Bobot Latihan Debat Prabowo Lebih Banyak Ketimbang Sandiaga

CNN Indonesia | Rabu, 09/01/2019 17:40 WIB
Bobot Latihan Debat Prabowo Lebih Banyak Ketimbang Sandiaga Sandiaga Uno mengakui tak ada latihan maupun persiapan yang khusus menjelang debat capres-cawapres. (CNN Indonesia/Farid Miftah Rahman)
Jakarta, CNN Indonesia -- Calon wakil presiden nomor urut 02 Sandiaga Uno mengatakan bahwa dirinya tidak akan terlalu banyak latihan menghadapi persiapan debat perdana pilpres pada 17 April mendatang. Sandi mengatakan, porsi latihan akan lebih banyak untuk capresnya, Prabowo Subianto.

"Nanti pembobotannya mungkin 2/3 ke Pak Prabowo, 1/3 ke saya," kata Sandi di kantor Seknas Prabowo-Sandi, Menteng, Jakarta, Rabu (9/1).

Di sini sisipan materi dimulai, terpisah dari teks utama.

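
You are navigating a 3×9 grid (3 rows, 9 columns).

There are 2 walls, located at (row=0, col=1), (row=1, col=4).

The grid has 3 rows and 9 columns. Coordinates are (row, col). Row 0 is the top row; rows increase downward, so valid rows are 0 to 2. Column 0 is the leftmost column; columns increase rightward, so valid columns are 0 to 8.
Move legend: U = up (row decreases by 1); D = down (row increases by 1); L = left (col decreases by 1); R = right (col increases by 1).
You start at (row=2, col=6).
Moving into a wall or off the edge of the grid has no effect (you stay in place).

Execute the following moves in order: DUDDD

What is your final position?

Start: (row=2, col=6)
  D (down): blocked, stay at (row=2, col=6)
  U (up): (row=2, col=6) -> (row=1, col=6)
  D (down): (row=1, col=6) -> (row=2, col=6)
  D (down): blocked, stay at (row=2, col=6)
  D (down): blocked, stay at (row=2, col=6)
Final: (row=2, col=6)

Answer: Final position: (row=2, col=6)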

Alasannya, Sandi mengatakan itu dilakukan karena masyarakat lebih ingin mendengar pemaparan dari Prabowo selaku capres. Hal-hal yang akan didalami jelang debat, kata dia, tentu berkaitan dengan tema yang diusung KPU, yakni hukum, HAM, korupsi, dan terorisme.



Persiapan menghadapi debat, kata Sandi, mulai dilakukan sore ini hingga beberapa hari ke depan. Sandi mengklaim pihaknya tidak menggelar latihan yang bersifat khusus untuk menghadapi debat. Menurutnya, persiapan hanya dilakukan seperti biasanya sebelum menghadapi debat.

Sandi Sebut Latihan Debat akan Lebih Banyak untuk PrabowoPrabowo Subianto akan mendapat porsi lebih banyak untuk persiapan debat nanti. 


"Kami mengalir saja apa adanya. Kami kebetulan juga sangat terbiasa dengan pola berargumen, adu gagasan," kata Sandi.



Selain itu, Sandi mengatakan pihaknya juga tidak menyiapkan kejutan dalam debat perdana mendatang. Dia menilai masyarakat memang tidak suka dengan kejutan atau surprise. Apalagi kejutan yang bertujuan untuk menjatuhkan lawan.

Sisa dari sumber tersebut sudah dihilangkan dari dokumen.